Polens Innenminister Jerzy Miller hat Wort gehalten. Bereits am Jahresanfang hatte der Politiker der regierenden Bürgerplattform (PO) angekündigt, dass der Bericht über die Ursachen der Flugkatastrophe in Smolensk vom April 2010 für seine Landsleute „sehr schmerzhaft“ sein wird. „Es wird wehtun“, warnte er. Nun legte die von ihm geleitete Kommission die mit großer Spannung erwartete Untersuchung vor – mit zum Teil schockierenden Ergebnissen für Polen. Denn der Bericht enthüllte desaströse Zustände in der Luftwaffeneinheit Geschwader 36, die für den Transport polnischer Politprominenz samt Präsident und Regierungschef zuständig ist. Es gibt auch schon das erste Opfer: Seinen Hut musste Verteidigungsminister Bogdan Klich nehmen.

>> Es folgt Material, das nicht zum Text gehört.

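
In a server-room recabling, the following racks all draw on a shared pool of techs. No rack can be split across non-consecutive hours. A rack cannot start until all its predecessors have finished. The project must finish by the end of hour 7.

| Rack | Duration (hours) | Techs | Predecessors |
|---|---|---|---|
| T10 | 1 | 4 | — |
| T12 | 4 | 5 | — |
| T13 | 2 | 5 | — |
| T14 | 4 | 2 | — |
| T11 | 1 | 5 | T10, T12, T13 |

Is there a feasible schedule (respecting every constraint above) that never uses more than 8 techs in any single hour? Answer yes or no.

no

The minimum achievable peak is 9; 8 < 9, so no feasible schedule stays within the cap.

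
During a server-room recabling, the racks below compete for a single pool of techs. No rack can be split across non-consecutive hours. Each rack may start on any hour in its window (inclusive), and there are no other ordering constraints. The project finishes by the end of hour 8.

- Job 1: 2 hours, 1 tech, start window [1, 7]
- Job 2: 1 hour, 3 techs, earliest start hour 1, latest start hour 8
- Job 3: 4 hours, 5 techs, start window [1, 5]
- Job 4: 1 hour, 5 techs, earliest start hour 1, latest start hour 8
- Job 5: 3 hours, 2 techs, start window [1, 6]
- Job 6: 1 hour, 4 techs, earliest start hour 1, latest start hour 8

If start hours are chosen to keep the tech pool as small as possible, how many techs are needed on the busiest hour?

Early-start (Job 1@1, Job 2@1, Job 3@1, Job 4@1, Job 5@1, Job 6@1) gives peak 20: h1:20  h2:8  h3:7  h4:5  h5:0  h6:0  h7:0  h8:0.
Shift Job 3→4, Job 4→8, Job 6→3.
Schedule Job 1@1, Job 2@1, Job 3@4, Job 4@8, Job 5@1, Job 6@3: h1:6  h2:3  h3:6  h4:5  h5:5  h6:5  h7:5  h8:5 — peak 6.

6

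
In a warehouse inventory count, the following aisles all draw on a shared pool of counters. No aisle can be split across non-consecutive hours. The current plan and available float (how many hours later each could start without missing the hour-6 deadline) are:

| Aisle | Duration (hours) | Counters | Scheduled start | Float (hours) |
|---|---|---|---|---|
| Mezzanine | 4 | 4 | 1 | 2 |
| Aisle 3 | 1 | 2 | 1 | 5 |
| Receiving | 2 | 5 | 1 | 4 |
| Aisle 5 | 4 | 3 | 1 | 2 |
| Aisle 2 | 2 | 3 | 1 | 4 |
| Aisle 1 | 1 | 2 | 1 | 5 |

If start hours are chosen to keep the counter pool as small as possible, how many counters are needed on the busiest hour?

9

Early-start (Mezzanine@1, Aisle 3@1, Receiving@1, Aisle 5@1, Aisle 2@1, Aisle 1@1) gives peak 19: h1:19  h2:15  h3:7  h4:7  h5:0  h6:0.
Shift Receiving→5, Aisle 2→5, Aisle 1→2.
Schedule Mezzanine@1, Aisle 3@1, Receiving@5, Aisle 5@1, Aisle 2@5, Aisle 1@2: h1:9  h2:9  h3:7  h4:7  h5:8  h6:8 — peak 9.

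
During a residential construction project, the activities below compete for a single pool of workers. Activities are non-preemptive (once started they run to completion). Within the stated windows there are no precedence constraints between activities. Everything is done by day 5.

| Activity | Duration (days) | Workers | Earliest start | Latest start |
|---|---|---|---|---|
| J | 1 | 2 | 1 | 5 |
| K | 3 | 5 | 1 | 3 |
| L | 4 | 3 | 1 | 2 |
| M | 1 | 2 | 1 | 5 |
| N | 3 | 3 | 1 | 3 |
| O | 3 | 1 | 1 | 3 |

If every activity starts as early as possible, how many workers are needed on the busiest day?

16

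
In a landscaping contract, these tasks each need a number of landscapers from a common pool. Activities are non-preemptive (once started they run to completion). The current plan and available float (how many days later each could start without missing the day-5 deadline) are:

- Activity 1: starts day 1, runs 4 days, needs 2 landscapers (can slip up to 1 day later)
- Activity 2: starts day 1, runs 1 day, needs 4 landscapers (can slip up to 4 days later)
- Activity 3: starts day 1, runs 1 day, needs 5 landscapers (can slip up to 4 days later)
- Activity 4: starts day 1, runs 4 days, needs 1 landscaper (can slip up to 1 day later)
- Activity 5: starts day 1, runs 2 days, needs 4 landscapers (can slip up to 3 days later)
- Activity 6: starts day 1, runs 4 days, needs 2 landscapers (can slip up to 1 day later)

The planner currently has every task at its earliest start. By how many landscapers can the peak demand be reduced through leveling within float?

9

Early-start peak: d1:18  d2:9  d3:5  d4:5  d5:0 ⇒ 18.
Leveled (Activity 1@1, Activity 2@1, Activity 3@5, Activity 4@1, Activity 5@2, Activity 6@1): d1:9  d2:9  d3:9  d4:5  d5:5 ⇒ 9.
Reduction 18 − 9 = 9.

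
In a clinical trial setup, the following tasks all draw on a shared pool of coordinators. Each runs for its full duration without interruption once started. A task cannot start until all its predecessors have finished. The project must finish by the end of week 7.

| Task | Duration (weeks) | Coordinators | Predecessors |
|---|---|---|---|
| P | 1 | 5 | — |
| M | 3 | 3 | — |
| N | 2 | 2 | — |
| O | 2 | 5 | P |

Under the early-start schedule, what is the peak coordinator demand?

10

Early-start schedule: P@1, M@1, N@1, O@2.
Load per week: week 1: 10, week 2: 10, week 3: 8, week 4: 0, week 5: 0, week 6: 0, week 7: 0.
Peak is 10.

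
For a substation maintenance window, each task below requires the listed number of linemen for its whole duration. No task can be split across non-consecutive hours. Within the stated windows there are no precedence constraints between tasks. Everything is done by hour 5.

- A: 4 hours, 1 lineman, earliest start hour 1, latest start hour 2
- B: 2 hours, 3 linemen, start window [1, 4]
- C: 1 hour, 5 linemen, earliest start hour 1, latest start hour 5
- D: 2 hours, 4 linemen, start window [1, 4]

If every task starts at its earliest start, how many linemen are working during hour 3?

At early start, hour 3 has: A.
Demand: 1 = 1.

1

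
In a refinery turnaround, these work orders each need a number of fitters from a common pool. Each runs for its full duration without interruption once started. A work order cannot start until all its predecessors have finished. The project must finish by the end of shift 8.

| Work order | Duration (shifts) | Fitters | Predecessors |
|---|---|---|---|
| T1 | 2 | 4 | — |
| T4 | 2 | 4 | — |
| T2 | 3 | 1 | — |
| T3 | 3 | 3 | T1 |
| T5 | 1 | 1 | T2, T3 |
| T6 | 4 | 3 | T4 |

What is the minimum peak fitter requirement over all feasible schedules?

6

Early-start (T1@1, T4@1, T2@1, T3@3, T5@6, T6@3) gives peak 9: s1:9  s2:9  s3:7  s4:6  s5:6  s6:4  s7:0  s8:0.
Shift T4→3, T3→5, T5→8, T6→5.
Schedule T1@1, T4@3, T2@1, T3@5, T5@8, T6@5: s1:5  s2:5  s3:5  s4:4  s5:6  s6:6  s7:6  s8:4 — peak 6.
Total fitter-shifts = 41 over 8 shifts ⇒ peak ≥ ⌈41/8⌉ = 6, so 6 is optimal.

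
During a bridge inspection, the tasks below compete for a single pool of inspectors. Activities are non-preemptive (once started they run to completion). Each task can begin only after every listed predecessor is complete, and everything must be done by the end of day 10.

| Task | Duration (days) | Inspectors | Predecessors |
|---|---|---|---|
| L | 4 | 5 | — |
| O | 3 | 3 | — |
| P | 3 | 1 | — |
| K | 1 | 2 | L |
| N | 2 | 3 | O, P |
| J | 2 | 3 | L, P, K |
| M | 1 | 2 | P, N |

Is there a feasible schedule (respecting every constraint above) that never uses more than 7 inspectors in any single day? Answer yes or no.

yes

Schedule L@1, O@5, P@1, K@5, N@8, J@6, M@10: d1:6  d2:6  d3:6  d4:5  d5:5  d6:6  d7:6  d8:3  d9:3  d10:2 — peak 6 ≤ 7.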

Die Liste der Verfehlungen beim Arbeits- und Schulungssystem in der Elitetruppe ist lang. Die Piloten seien ungenügend geschult, vorgesehene Trainingsflüge nicht ausgeführt, Vorschriften ignoriert, Ruhezeiten nicht eingehalten worden. Bei extremen Witterungsbedingungen, die beim Flug nach Smolensk herrschten, wurde die fehlende Erfahrung der Besatzung zum Verhängnis. Sie hätten einen falschen Höhenmesser benutzt und zu spät das Landemanöver abgebrochen. Im dichten Nebel hatte die Maschine mit dem linken Flügel einen Baum erfasst und war zerschellt. Präsident Lech Kaczynski, seine Frau Maria und 94 weitere Politiker, Geschäftsleute, Militärs und Geistliche starben.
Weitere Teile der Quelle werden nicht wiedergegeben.